An item’s ownership and permissions can be identified using the Info or Inspector windows in the Finder.
How do ACLs differ from standard UNIX file system permissions?
Standard UNIX file system permissions allow permissions to be set for only one owner, one group, or all others. ACLs, on the other hand, allow for an essentially unlimited list of permissions entries.
What is the locked file flag?
The locked file flag prevents anyone, including the item’s owner, from editing an item. Only the item’s owner can unlock the item to then allow modification.
Why is the root, or beginning, level of a user’s home folder visible to other users?
The root level of a user’s home folder is visible to other users so they can navigate to the Public shared folder.
How does the default organization of the file system allow users to safely share local files and folders?
Every home folder contains a Public folder that other users can read and a Drop
Box folder that other users can write to. All other subfolders in a user’s home folder (except the optional Sites folder) have default permissions that do not allow access to other users. The Shared folder is also set for all users to share items.
What is unique about the permissions of the /Users/Shared folder?
The Shared folder is set up to allow all users to read and write files, but only the user who owns an item can delete it from the Shared folder. This is accomplished using the sticky bit permissions setting.
What does it mean when you choose the option to “ignore volume ownership” in the Finder? What are the security ramifications of ignoring volume ownership?

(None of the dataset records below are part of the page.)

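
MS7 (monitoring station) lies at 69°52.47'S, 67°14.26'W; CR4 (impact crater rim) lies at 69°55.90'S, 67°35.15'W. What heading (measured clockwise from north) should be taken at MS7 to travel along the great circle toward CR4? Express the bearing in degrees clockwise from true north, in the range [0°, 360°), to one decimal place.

MS7: φ = -69.87450°, λ = -67.23767°
CR4: φ = -69.93167°, λ = -67.58583°
Δλ = -0.3482°
y = sin Δλ · cos φ₂ = -0.002085
x = cos φ₁ sin φ₂ − sin φ₁ cos φ₂ cos Δλ = -0.001004
θ = atan2(y, x) = -115.7042° → 244.2958° (mod 360°)

244.3°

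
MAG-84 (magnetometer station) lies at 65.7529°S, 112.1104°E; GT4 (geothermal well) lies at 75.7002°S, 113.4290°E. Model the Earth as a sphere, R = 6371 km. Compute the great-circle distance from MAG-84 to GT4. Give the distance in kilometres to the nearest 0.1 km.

Δφ = -9.9473°,  Δλ = 1.3186°
a = sin²(Δφ/2) + cos φ₁ cos φ₂ sin²(Δλ/2) = 0.007530
c = 2·arcsin(√a) = 0.173769 rad = 9.9562°
d = R·c = 6371 × 0.173769 = 1107.1 km

1107.1 km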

You can choose to ignore ownership on any nonsystem volume. This will ignore any ownership rules and grant any logged-on user unlimited access to the contents of the
volume. It is a potential security risk because it will allow any local user account to have full access to the volume even if that user did not originally mount the volume.
How does System Integrity Protection (SIP) help ensure that an OS X system remains secure?
SIP prevents users and processes with root access from modifying core OS X system items. Protected items include the /System, /bin, /sbin, and /usr folders along with core system applications.